Best bite #2: The lamb chops at Masu are so delicious that when I booked its private dining room for my wedding dinner, I made sure they were on the menu. Wakuwaku’s are better.
Honourable mention: Karaage chicken can get back in the kitchen because karaage duck is next-level fried fowl and an accompanying red pepper and yuzu mayo is a sweet-citrussy a l’orange-ish situation the French could only dream about.
The jury’s still out: Is it churlish to complain that the black sesame icecream we ordered for dessert was a little too icy for me? Probably.
On the side: Once, restaurants just washed a bunch of rocket leaves and showered them with shaved parmesan. In 2023, we take our side salads seriously. Auckland menus are stuffed with cucurbits but not all the city’s cucumber dishes are created equal. Here, the hero vege is lightly soy-cured (giving it an almost compressed texture) and beautifully adorned with vaguely minty perillo leaf, puffy crackers and blobs of creamy sesame. Every sensorial base was expertly covered. Later, our waitperson confessed that even though he couldn’t stand cucumber, he loved this version.
Perfect for: Anyone who’s ever wished fine dining was more playful. Wakuwaku brings a high-end attention to detail in its fit-out, service and flavours - but the food is just so much fun.
How much: We spent $302 for two (including drinks) but you could have a much cheaper night if you started with the “chef’s choice” of six small dishes at $38 per person (minimum of two people).

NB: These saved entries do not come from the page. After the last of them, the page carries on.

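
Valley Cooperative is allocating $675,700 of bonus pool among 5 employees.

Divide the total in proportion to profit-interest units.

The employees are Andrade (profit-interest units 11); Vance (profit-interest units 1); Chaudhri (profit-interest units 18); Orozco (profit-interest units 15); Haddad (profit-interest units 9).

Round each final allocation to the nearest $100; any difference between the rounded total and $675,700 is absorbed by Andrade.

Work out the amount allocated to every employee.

Profit-interest units total: 54.
Proportional shares: Andrade 11/54 × $675,700 = 137,642.59; Vance 1/54 × $675,700 = 12,512.96; Chaudhri 18/54 × $675,700 = 225,233.33; Orozco 15/54 × $675,700 = 187,694.44; Haddad 9/54 × $675,700 = 112,616.67.
At nearest $100: Andrade $137,600; Vance $12,500; Chaudhri $225,200; Orozco $187,700; Haddad $112,600. Sum = $675,600.
Difference $675,700 − $675,600 = +$100 applied to Andrade: Andrade becomes $137,700.

Andrade: $137,700; Vance: $12,500; Chaudhri: $225,200; Orozco: $187,700; Haddad: $112,600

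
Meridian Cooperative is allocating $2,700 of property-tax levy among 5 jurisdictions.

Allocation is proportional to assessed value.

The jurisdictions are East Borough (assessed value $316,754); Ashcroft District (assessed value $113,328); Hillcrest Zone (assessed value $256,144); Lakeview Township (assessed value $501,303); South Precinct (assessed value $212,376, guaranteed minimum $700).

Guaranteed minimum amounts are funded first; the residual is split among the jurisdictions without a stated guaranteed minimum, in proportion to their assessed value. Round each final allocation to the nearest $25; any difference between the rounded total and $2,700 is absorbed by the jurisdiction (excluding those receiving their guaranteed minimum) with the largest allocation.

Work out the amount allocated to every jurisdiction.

Fund the minimums — South Precinct $700. Residual $2,000.
Residual split over remaining assessed value 1,187,529: East Borough 533.47 → $525; Ashcroft District 190.86 → $200; Hillcrest Zone 431.39 → $425; Lakeview Township 844.28 → $850.

East Borough: $525; Ashcroft District: $200; Hillcrest Zone: $425; Lakeview Township: $850; South Precinct: $700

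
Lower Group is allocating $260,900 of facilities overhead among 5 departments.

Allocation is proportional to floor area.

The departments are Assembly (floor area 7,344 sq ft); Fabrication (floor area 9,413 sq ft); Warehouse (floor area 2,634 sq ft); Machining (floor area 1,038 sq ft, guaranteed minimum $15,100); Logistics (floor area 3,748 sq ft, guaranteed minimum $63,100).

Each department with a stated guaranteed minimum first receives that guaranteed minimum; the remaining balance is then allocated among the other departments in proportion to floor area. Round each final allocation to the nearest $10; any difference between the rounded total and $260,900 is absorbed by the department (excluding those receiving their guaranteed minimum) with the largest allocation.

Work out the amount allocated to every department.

Assembly: $69,190 · Fabrication: $88,690 · Warehouse: $24,820 · Machining: $15,100 · Logistics: $63,100

Fund the minimums — Machining $15,100; Logistics $63,100. Residual $182,700.
Residual split over remaining floor area 19,391: Assembly 69,194.41 → $69,190; Fabrication 88,688.31 → $88,690; Warehouse 24,817.28 → $24,820.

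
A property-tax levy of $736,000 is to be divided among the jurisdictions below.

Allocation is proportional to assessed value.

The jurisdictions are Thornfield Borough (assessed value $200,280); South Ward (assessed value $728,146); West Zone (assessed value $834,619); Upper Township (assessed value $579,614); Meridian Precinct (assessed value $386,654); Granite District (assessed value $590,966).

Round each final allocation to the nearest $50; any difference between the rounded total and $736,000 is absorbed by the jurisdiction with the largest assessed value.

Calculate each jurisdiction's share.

Total assessed value = 200,280 + 728,146 + 834,619 + 579,614 + 386,654 + 590,966 = 3,320,279.
Proportional shares: Thornfield Borough 44,395.69; South Ward 161,406.75; West Zone 185,008.42; Upper Township 128,481.95; Meridian Precinct 85,708.86; Granite District 130,998.32.
After rounding ($50): Thornfield Borough $44,400; South Ward $161,400; West Zone $185,000; Upper Township $128,500; Meridian Precinct $85,700; Granite District $131,000. Sum = $736,000.
No rounding difference to absorb.

Thornfield Borough: $44,400 | South Ward: $161,400 | West Zone: $185,000 | Upper Township: $128,500 | Meridian Precinct: $85,700 | Granite District: $131,000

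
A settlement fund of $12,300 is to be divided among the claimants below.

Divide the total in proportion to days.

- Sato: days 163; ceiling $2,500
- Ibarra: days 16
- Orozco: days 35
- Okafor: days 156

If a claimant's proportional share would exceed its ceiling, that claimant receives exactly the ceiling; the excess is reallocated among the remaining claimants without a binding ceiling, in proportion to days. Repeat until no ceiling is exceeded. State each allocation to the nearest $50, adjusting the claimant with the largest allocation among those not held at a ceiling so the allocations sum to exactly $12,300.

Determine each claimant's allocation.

Sato: $2,500; Ibarra: $750; Orozco: $1,650; Okafor: $7,400

Combined days = 370.
Unconstrained shares: Sato 5,418.65; Ibarra 531.89; Orozco 1,163.51; Okafor 5,185.95.
Cap binds for Sato ($2,500); balance $9,800 reallocated over remaining days 207.
Redistributed shares: Ibarra 757.49 → $750; Orozco 1,657.00 → $1,650; Okafor 7,385.51 → $7,400.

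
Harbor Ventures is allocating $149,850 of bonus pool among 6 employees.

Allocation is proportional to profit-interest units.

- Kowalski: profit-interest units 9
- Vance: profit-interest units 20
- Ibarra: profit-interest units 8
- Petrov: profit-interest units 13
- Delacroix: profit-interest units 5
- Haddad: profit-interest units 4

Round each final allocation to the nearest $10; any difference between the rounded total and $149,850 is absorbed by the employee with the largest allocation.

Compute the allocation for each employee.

Profit-interest units total: 59.
Proportional shares: Kowalski 9/59 × $149,850 = 22,858.47; Vance 20/59 × $149,850 = 50,796.61; Ibarra 8/59 × $149,850 = 20,318.64; Petrov 13/59 × $149,850 = 33,017.80; Delacroix 5/59 × $149,850 = 12,699.15; Haddad 4/59 × $149,850 = 10,159.32.
At nearest $10: Kowalski $22,860; Vance $50,800; Ibarra $20,320; Petrov $33,020; Delacroix $12,700; Haddad $10,160. Sum = $149,860.
Difference $149,850 − $149,860 = −$10 applied to largest allocation (Vance): Vance becomes $50,790.

Kowalski: $22,860 · Vance: $50,790 · Ibarra: $20,320 · Petrov: $33,020 · Delacroix: $12,700 · Haddad: $10,160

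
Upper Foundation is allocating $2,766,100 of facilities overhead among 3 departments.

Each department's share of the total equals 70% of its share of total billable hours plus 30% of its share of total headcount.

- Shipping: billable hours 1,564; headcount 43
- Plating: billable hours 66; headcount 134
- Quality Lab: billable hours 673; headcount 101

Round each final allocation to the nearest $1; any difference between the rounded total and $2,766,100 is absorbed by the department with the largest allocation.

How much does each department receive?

Totals — billable hours 2,303, headcount 278.
Combined weights (70% billable hours + 30% headcount): Shipping 0.5218; Plating 0.1647; Quality Lab 0.3136.
Raw shares: Shipping 1,443,303.45; Plating 455,480.15; Quality Lab 867,316.40.
At nearest $1: Shipping $1,443,303; Plating $455,480; Quality Lab $867,316. Sum = $2,766,099.
Difference $2,766,100 − $2,766,099 = +$1 applied to largest allocation (Shipping): Shipping becomes $1,443,304.

Shipping: $1,443,304; Plating: $455,480; Quality Lab: $867,316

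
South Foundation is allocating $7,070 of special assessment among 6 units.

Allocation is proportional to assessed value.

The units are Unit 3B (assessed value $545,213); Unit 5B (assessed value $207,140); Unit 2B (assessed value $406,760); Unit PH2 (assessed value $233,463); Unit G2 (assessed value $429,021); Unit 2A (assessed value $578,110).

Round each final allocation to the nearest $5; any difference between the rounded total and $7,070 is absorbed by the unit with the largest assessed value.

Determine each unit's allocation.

Unit 3B: $1,605; Unit 5B: $610; Unit 2B: $1,200; Unit PH2: $690; Unit G2: $1,265; Unit 2A: $1,700

Total assessed value = 2,399,707.
Raw shares: Unit 3B 545,213/2,399,707 × $7,070 = 1,606.30; Unit 5B 207,140/2,399,707 × $7,070 = 610.27; Unit 2B 406,760/2,399,707 × $7,070 = 1,198.39; Unit PH2 233,463/2,399,707 × $7,070 = 687.83; Unit G2 429,021/2,399,707 × $7,070 = 1,263.98; Unit 2A 578,110/2,399,707 × $7,070 = 1,703.22.
Rounded to nearest $5: Unit 3B $1,605; Unit 5B $610; Unit 2B $1,200; Unit PH2 $690; Unit G2 $1,265; Unit 2A $1,705. Sum = $7,075.
Difference $7,070 − $7,075 = −$5 applied to largest assessed value (Unit 2A): Unit 2A becomes $1,700.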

If there was a religion called “Japanese restaurant”, then I’d sign my life over to it immediately. I’d devote my life to mastering the old testament of teriyaki and tofu and the new testament of tempura and tonkatsu. I’d eschew my cheese toastie and pasta bake ways in favour of okonomiyaki and tuna tataki ’til the end of my days. And if holy drinks lists were all like Wakuwaku’s, then my taste buds would be happy ’til the rapture cometh. I’d start with a Shochu Highball cocktail, then the beer, while the cider-inclined can shimmy along with brews from Founders, Garage Project, Fortune Favours, Sawmill and Abel. As a sake fan, I’d be launching into a 120ml of Ippin Junmai Chokara or a dry Hakutsuru Toji-Kan to shiver my timbers. Moving on to something more substantial, yet sticking to the Japanese flavour-train, a glass of Dasai Jyunmai Daiginjyo, Sparkling Sake NV, a Grace Wine “Gris De Koshu” 2020, a Kumamoto Wine “Kikuka” Chardonnay NV, a Folium Rosé by Takaki Okada or a Sato “Northburn” Pinot Noir 2019 will slake any thirst and soothe any wallet because EVERYTHING IS AVAILABLE BY THE GLASS.
I’ve never seen a restaurant do this before and it fills me with joy. There’s Haku vodka, Roku gin and Ki No Bi gin from Japan as well as Suntory Toki, Kaku, The Chita and Old Whisky - Nikka “Miyagikyo” single malt, Takersuru pure malt, Hibiki “Japanese Harmony”, Yamazaki Distillers Reserve, Hakushu Distillers Edition and Hakushu 12-year-old whiskeys from Japan as well.
Top marks to Wakuwaku for having tasty, grown-up, non-alc options too. A 0 per cent No-Groni cocktail to start and a 0.5 per cent Sawmill beer keeps everything in driving distance, hey.